Wednesday, July 14, 2010

Scheduling good and the bad

I wish I could schedule the bad stuff in my life to fit neatly into the good stuff so there would be some kind of healthy pattern. Have some good, have some bad. Not "too" much bad at one time. Oh well. I got mail from the lawyer today. My stuff has been scheduled. Next month is the interim hearing about child support. If it happens or not still remains to be seen. Sean has until the 21st (ten days not counting the weekends) to turn over his taxes and other financial info. If he doesn't then I am not sure if it will go to a hearing. Then our mediation and pretrial case management hearing on the same day in September. I like the fact it is in September for several reasons. One, the kids will have already started school and it will be unlikely for a judge to pull the kids out and have them change households. Second, it will give both Cade and Connor some time in therapy with dad and it will remain to be seen if Sean can maintain his effort for that long. Third, Connor will have some time to see what living with dad is really like. Connor in therapy, good thing, Connor getting a heavy dose of reality, good thing. Sean's grip on being mr. nice guy, not happening. Being a parent is a consistent effort that Sean just can not do without huge support. Support, not orders and being told what to do like "the wife" does. Connor isn't going to take kindly to that. I talked with him today. He sounded sad and tired. I asked if he was ok and he said he was but I know just by listening to him something is bothering him. He is at his dad's again. I told him about the teen bonfire tonight in case he wanted to come and told him I felt bad he didn't wake up on Tuesday to say good bye to me and his grandmother before we left. I asked him when he was coming home and he said on Sunday. He was hoping to spend some time with his friends but it hasn't happened so he hopes to do so later this week. I am sure he thought living in town would afford him easy access to his friends and whatever else he wanted to do but it isn't turning out that way. Even there he has to make plans and accommodate other people. *gasp* On top of that he can't walk around downtown and go to the music store to browse and whatever like he could do when he was here. He could jump on the ferry, hang with friends, go around town and be home by 4pm to do group activities. He can't just jump on a bike and take off there like he can here. Oh, well, guess he didn't think things though.

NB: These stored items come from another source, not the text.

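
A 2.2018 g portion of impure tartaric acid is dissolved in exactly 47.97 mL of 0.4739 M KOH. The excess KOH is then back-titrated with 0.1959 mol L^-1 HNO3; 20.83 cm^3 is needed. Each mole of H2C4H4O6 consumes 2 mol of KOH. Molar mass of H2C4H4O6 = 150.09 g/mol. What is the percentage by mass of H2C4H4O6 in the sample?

63.6%

Total n(KOH) added = 0.4739 x 0.04797 = 0.02273 mol.
n(HNO3) used = 0.1959 x 0.02083 = 0.004081 mol, which equals the excess n(KOH).
So n(KOH) consumed by the sample = 0.02273 - 0.004081 = 0.01865 mol.
n(H2C4H4O6) = 0.01865 / 2 = 0.009326 mol.
mass H2C4H4O6 = 0.009326 x 150.09 = 1.400 g, so %H2C4H4O6 = 1.400/2.2018 x 100 = 63.6%.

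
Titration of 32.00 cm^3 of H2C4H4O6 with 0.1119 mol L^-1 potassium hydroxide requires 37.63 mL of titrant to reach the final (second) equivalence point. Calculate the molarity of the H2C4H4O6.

n(KOH) = 0.1119 x 0.03763 = 0.004211 mol.
At the final (second) equivalence point, 2 mol OH^- react per mol H2C4H4O6, so n(H2C4H4O6) = 0.004211 / 2 = 0.002105 mol.
[H2C4H4O6] = 0.002105 / 0.03200 L = 0.0658 M.

0.0658 M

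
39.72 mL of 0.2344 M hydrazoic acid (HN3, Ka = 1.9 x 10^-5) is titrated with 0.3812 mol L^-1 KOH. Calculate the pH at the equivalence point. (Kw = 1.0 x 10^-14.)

8.94

n(HN3) = 0.2344 x 0.03972 = 0.009310 mol; V(KOH) at equivalence = 0.009310/0.3812 = 0.02442 L.
At equivalence all the acid is converted to N3-; total volume = 0.03972 + 0.02442 = 0.06414 L, so [N3-] = 0.009310/0.06414 = 0.1451 M.
Kb = Kw/Ka = 1.0e-14 / 1.9 x 10^-5 = 5.26e-10.
[OH^-] = sqrt(Kb x [N3-]) = sqrt(5.26e-10 x 0.1451) = 8.74e-6 M.
pOH = 5.06, so pH = 14.00 - 5.06 = 8.94.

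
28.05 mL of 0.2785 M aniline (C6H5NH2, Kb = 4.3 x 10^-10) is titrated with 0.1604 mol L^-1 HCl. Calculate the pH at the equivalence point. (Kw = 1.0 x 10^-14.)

n(C6H5NH2) = 0.2785 x 0.02805 = 0.007812 mol; V(HCl) at equivalence = 0.007812/0.1604 = 0.04870 L.
At equivalence the base is fully converted to C6H5NH3+; total volume = 0.07675 L, so [C6H5NH3+] = 0.007812/0.07675 = 0.1018 M.
Ka(C6H5NH3+) = Kw/Kb = 1.0e-14 / 4.3 x 10^-10 = 2.33e-5.
[H^+] = sqrt(Ka x [C6H5NH3+]) = sqrt(2.33e-5 x 0.1018) = 0.00154 M.
pH = -log(0.00154) = 2.81.

2.81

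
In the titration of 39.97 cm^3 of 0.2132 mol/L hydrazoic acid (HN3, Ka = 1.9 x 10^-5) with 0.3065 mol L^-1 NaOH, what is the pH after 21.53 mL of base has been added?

Initial n(HN3) = 0.2132 x 0.03997 = 0.008522 mol.
n(NaOH) added = 0.3065 x 0.02153 = 0.006599 mol, converting that many moles of HN3 to N3-.
Remaining n(HN3) = 0.001923 mol; n(N3-) = 0.006599 mol.
By Henderson-Hasselbalch, pH = pKa + log([A^-]/[HA]) = 4.72 + log(0.006599/0.001923) = 4.72 + (+0.54) = 5.26.

5.26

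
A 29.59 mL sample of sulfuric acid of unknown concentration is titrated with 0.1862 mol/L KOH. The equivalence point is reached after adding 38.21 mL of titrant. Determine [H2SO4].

0.120 M

n(KOH) delivered = 0.1862 x 0.03821 = 0.007115 mol.
The reaction is 1 H2SO4 + 2 KOH, so n(H2SO4) = 0.007115 x 1/2 = 0.003557 mol.
[H2SO4] = 0.003557 mol / 0.02959 L = 0.120 M.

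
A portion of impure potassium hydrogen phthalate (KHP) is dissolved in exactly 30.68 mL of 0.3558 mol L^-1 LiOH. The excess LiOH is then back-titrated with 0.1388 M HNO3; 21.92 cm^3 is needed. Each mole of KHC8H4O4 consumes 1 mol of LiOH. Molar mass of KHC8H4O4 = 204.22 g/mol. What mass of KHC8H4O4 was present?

Total n(LiOH) added = 0.3558 x 0.03068 = 0.01092 mol.
n(HNO3) used = 0.1388 x 0.02192 = 0.003042 mol, which equals the excess n(LiOH).
So n(LiOH) consumed by the sample = 0.01092 - 0.003042 = 0.007873 mol.
n(KHC8H4O4) = 0.007873 / 1 = 0.007873 mol.
mass = 0.007873 mol x 204.22 g/mol = 1.61 g.

1.61 g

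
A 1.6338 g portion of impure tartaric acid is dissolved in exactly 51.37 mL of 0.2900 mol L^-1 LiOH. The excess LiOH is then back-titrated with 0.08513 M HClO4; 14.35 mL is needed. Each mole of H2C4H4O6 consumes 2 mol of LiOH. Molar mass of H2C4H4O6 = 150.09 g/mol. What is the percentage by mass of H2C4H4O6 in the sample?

Total n(LiOH) added = 0.2900 x 0.05137 = 0.01490 mol.
n(HClO4) used = 0.08513 x 0.01435 = 0.001222 mol, which equals the excess n(LiOH).
So n(LiOH) consumed by the sample = 0.01490 - 0.001222 = 0.01368 mol.
n(H2C4H4O6) = 0.01368 / 2 = 0.006838 mol.
mass H2C4H4O6 = 0.006838 x 150.09 = 1.026 g, so %H2C4H4O6 = 1.026/1.6338 x 100 = 62.8%.

62.8%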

On the way back home on Tuesday I took Sofie to see Sean's parents. Her grandmother was working but her grandfather was home. One of her cousins was there and they got to play together. He is a year older then her. I chatted with Sean's dad and he was saying how Sean's youngest sister (the one who took over Cade's room) is in therapy now. I was telling him about Connor and he was saying she was saying and doing a lot of the same things and she is 21. The whole "my family doesn't love me" stuff. So not true. She is living back at home with he parents now and doesn't take care of Sean's new baby anymore. Too stressful apparently. Now I know why Sean if freaking out about money somewhat. They had cheap and at times free daycare for the two kids with the sister there and now they have to either get daycare or one of them has to stay home. Sean got voted to stay home. I have no doubt he is feeling agoraphobic again. Not to mention "the wife" was practically keeping him going in court last week. Speaking for him except for when he had to talk to the magistrate.

Anyway, I started my job today of helping out in the morning and evenings with a guy who needs some home care. He got weaker again this year and I feel awful about it. He is such a nice guy. My life is busier now of course. I will get a borrow a golf cart a few times a month but I know my feet are going to be killing me. It was overcast today which was great because it wasn't so darn hot today. I like cloudy days. My house is a mess but I am too tired to do much. I am working on laundry and dishes and various little things. I have to make phone calls today mostly. I finally made an appointment to see someone new just for myself. I meet with her on the 27th. I have already met her and talked with her over the phone several times when she used to work at Will and Connor's school so she also has first hand experience with both boys and I am sure it will give her a unique perspective on what I am dealing with. She has also spoken with Sean some so, no blind spots. I am waiting for a call back from Cade's counselor about his schedule for next week. He doesn't want to see his dad in therapy next week, every other week which I think is a good idea too. He needs time just for him for his own issues. I am just there for a ride and scheduling. Lucky me. If my feet didn't hurt so much I would do more. Sofie has been sleeping for almost five hours today. She was horrible while I was gone this morning. Then she hit Cade, called him a bastard (which the other boy I watch taught her, neither knows what it means), I had to deal with that lovely problem and everything made her cry. EVERYTHING. So I just put her down for a nap. She dropped off like a stone and has been sound asleep since. We went to bed by 8:30 last night and she woke up at 7am this morning. I guess she just needed the rest because a sleepy Sofie is a cranky one. I can't wait to tell Aiden's mom his new "word". I am sure she will be having a conversation with her husband tonight.

I'm done eating my lunch now. Time to go back to the grind.